FULDA Reinhard Kaiser-Mühlecker: Wilderer

Literatur im Stadtschloss: Am Fenster des Daseins

02.06.23 - Es gibt vermutlich wenig Berufe, über die so viele falsche Vorstellungen verbreitet sind wie über den des Bauern. Andererseits gibt es zahlreiche Romane über das Dorfleben, die meist von Autor/innen geschrieben werden, deren Vorstellung vom Landleben eher aus der "Landlust" als aus dem bäuerlichen Alltag stammt.

Achtung, Warnung: Wer verkitschte Idylle sucht, ist bei Reinhard Kaiser-Mühlecker falsch.

"Ich stelle die Welt dar, die ich kenne"

Reinhard Kaiser-Mühlecker ist erstens Bauer, zweitens bewirtschaftet er den Hof, den seine Familie seit Generationen besitzt, und drittens schreibt er aus der Innenperspektive eines Landwirts heraus. Das Ergebnis ist verstörend, intensiv und lässt einen nicht mehr los. "Wie er aus der hilflosen Stummheit, die seine Protagonisten anfällt, Literatur macht, ist virtuos." (DIE ZEIT, 30.08.16). Dieses Zitat von Christoph Schröder, Mitglied in der Jury des Fuldaer Literaturpreises, stellte Oberbürgermeister Dr. Heiko Wingenfeld in seiner Begrüßung voran. Reinhard Kaiser-Mühlecker sei es ein Anliegen, über die Welt, die er kenne, zu schreiben. In einem Interview hatte Reinhard Kaiser-Mühlecker gesagt, Landwirtschaft sei ein Kraft- und ein Balanceakt: "(Ich begreife) Landwirtschaft als etwas zutiefst Sinnvolles. Ich will mich gut um das Land kümmern und es in gutem Zustand erhalten, trotz der gegenwärtigen Herausforderungen." (Der Standard, 20.11.2022)

Der Oberbürgermeister begrüßte im Fürstensaal mit großer Freude die vielen Stammbesucher/innen der Reihe "Literatur im Stadtschloss" – darunter die Sanitäterinnen der Malteser, Ingeborg Lubczyks Lesekreis, die Sponsoren von Parzeller und der Sparkasse sowie Alt-Oberbürgermeister Dr. Wolfgang Hamberger, der die Reihe 1993 gegründet hatte. "Man kann sich als Autor ja nicht selbst einladen", meinte Reinhard Kaiser-Mühlecker, sichtlich beeindruckt davon, wie lange es "Literatur im Stadtschloss" schon gibt. "Diese Reihe leistet etwas wirklich Wichtiges." Wer wollte ihm da schon widersprechen?

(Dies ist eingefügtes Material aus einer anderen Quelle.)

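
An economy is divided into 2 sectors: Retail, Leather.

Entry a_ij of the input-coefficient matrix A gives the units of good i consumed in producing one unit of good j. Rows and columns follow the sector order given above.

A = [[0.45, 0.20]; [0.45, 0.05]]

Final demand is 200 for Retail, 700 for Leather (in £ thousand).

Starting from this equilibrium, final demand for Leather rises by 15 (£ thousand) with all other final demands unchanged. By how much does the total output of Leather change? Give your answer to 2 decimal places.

Δx_L = 19.08

I − A =
  [   0.55    -0.20]
  [  -0.45     0.95]
det(I−A) = (0.55)(0.95) − (-0.20)(-0.45) = 0.4325
adj(I−A) = [[0.95, 0.20], [0.45, 0.55]]
(I − A)⁻¹ = adj(I−A) / det(I−A) ≈
  [   2.1965     0.4624]
  [   1.0405     1.2717]
Δx = (I − A)⁻¹ Δd with Δd having +15 in the Leather component and 0 elsewhere.
So Δx_L = L_LL · (+15), where L_LL = adj(I−A)_LL / det(I−A) = 0.55 / 0.4325.
Δx_L = 0.55 × (+15) / 0.4325 = 8.25 / 0.4325 ≈ 19.08.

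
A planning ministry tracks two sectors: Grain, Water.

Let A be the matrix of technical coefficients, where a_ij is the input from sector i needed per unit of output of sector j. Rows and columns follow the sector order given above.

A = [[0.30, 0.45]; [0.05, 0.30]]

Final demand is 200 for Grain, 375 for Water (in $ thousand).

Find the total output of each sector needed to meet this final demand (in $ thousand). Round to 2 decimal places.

I − A =
  [   0.70    -0.45]
  [  -0.05     0.70]
det(I−A) = (0.70)(0.70) − (-0.45)(-0.05) = 0.4675
adj(I−A) = [[0.70, 0.45], [0.05, 0.70]]
(I − A)⁻¹ = adj(I−A) / det(I−A) ≈
  [   1.4973     0.9626]
  [   0.1070     1.4973]
x = (I − A)⁻¹ d = adj(I−A)·d / det(I−A), with det(I−A) = 0.4675:
  x_G = (0.70·200 + 0.45·375) / 0.4675 = 308.75 / 0.4675 ≈ 660.43
  x_W = (0.05·200 + 0.70·375) / 0.4675 = 272.50 / 0.4675 ≈ 582.89

x_G = 660.43, x_W = 582.89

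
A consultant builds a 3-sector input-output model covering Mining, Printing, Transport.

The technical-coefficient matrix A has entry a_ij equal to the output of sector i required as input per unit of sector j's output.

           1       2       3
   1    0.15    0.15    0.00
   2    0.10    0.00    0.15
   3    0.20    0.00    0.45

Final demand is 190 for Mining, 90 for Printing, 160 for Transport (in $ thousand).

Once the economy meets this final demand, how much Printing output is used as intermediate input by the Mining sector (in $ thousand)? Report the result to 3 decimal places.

I − A =
  [   0.85    -0.15     0.00]
  [  -0.10     1.00    -0.15]
  [  -0.20     0.00     0.55]
Cofactors of I−A, C_ij = (−1)^(i+j)·(minor ij) (rows/columns in the sector order above):
  C_11 = (1.00)(0.55) − (-0.15)(0.00) = 0.5500
  C_12 = −[(-0.10)(0.55) − (-0.15)(-0.20)] = 0.0850
  C_13 = (-0.10)(0.00) − (1.00)(-0.20) = 0.2000
  C_21 = −[(-0.15)(0.55) − (0.00)(0.00)] = 0.0825
  C_22 = (0.85)(0.55) − (0.00)(-0.20) = 0.4675
  C_23 = −[(0.85)(0.00) − (-0.15)(-0.20)] = 0.0300
  C_31 = (-0.15)(-0.15) − (0.00)(1.00) = 0.0225
  C_32 = −[(0.85)(-0.15) − (0.00)(-0.10)] = 0.1275
  C_33 = (0.85)(1.00) − (-0.15)(-0.10) = 0.8350
det(I−A) = Σ_j (I−A)_1j·C_1j = (0.85)(0.5500) + (-0.15)(0.0850) + (0.00)(0.2000) = 0.45475
adj(I−A) = Cᵀ =
  [ 0.5500   0.0825   0.0225]
  [ 0.0850   0.4675   0.1275]
  [ 0.2000   0.0300   0.8350]
(I − A)⁻¹ = adj(I−A) / det(I−A) ≈
  [   1.2095     0.1814     0.0495]
  [   0.1869     1.0280     0.2804]
  [   0.4398     0.0660     1.8362]
First solve x = (I − A)⁻¹ d = adj(I−A)·d / det(I−A); in particular x_1 = (0.5500·190 + 0.0825·90 + 0.0225·160) / 0.45475 = 115.525 / 0.45475 ≈ 254.04068.
Intermediate flow from 2 to 1: z_21 = a_21 · x_1 = 0.10 × 115.525 / 0.45475 = 11.5525 / 0.45475 ≈ 25.404.

z_21 = 25.404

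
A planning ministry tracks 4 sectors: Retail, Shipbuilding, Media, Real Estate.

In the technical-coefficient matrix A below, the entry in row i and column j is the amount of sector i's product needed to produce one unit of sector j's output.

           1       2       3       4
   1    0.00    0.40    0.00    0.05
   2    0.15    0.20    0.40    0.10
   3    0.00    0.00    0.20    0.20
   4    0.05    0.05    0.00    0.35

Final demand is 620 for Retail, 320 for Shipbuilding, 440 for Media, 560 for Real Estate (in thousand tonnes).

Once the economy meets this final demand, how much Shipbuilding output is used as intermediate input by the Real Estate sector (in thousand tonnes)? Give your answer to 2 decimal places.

I − A =
  [   1.00    -0.40     0.00    -0.05]
  [  -0.15     0.80    -0.40    -0.10]
  [   0.00     0.00     0.80    -0.20]
  [  -0.05    -0.05     0.00     0.65]
Compute the cofactors C_ij = (−1)^(i+j)·(3×3 minor ij) of I−A; the adjugate is their transpose:
adj(I−A) = Cᵀ =
  [ 0.408000   0.210000   0.105000   0.096000]
  [ 0.086000   0.518000   0.259000   0.166000]
  [ 0.009500   0.014000   0.471625   0.148000]
  [ 0.038000   0.056000   0.028000   0.592000]
det(I−A) = Σ_j (I−A)_1j·C_1j = (1.00)(0.408000) + (-0.40)(0.086000) + (0.00)(0.009500) + (-0.05)(0.038000) = 0.3717
(I − A)⁻¹ = adj(I−A) / det(I−A) ≈
  [   1.0977     0.5650     0.2825     0.2583]
  [   0.2314     1.3936     0.6968     0.4466]
  [   0.0256     0.0377     1.2688     0.3982]
  [   0.1022     0.1507     0.0753     1.5927]
First solve x = (I − A)⁻¹ d = adj(I−A)·d / det(I−A); in particular x_4 = (0.038000·620 + 0.056000·320 + 0.028000·440 + 0.592000·560) / 0.3717 = 385.32 / 0.3717 ≈ 1036.6425.
Intermediate flow from 2 to 4: z_24 = a_24 · x_4 = 0.10 × 385.32 / 0.3717 = 38.532 / 0.3717 ≈ 103.66.

z_24 = 103.66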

"Du bist Bauer? Wie interessant!"

Die Hauptfigur im "Wilderer" ist der Jungbauer Jakob, der den elterlichen Hof bewirtschaftet. Zunächst wenig erfolgreich. Ihm ist klar, dass er das ein oder andere verändern könnte, aber die Tage sind lang, die Arbeit hört nie auf und lieber trinkt er abends sein Feierabendbier und zieht sich eine Serie rein. Das Dorf, in dem er lebt, befindet sich in einer Gesellschaft und Kulturlandschaft im Umbruch, vielen fällt es schwer, den Anschluss zu halten.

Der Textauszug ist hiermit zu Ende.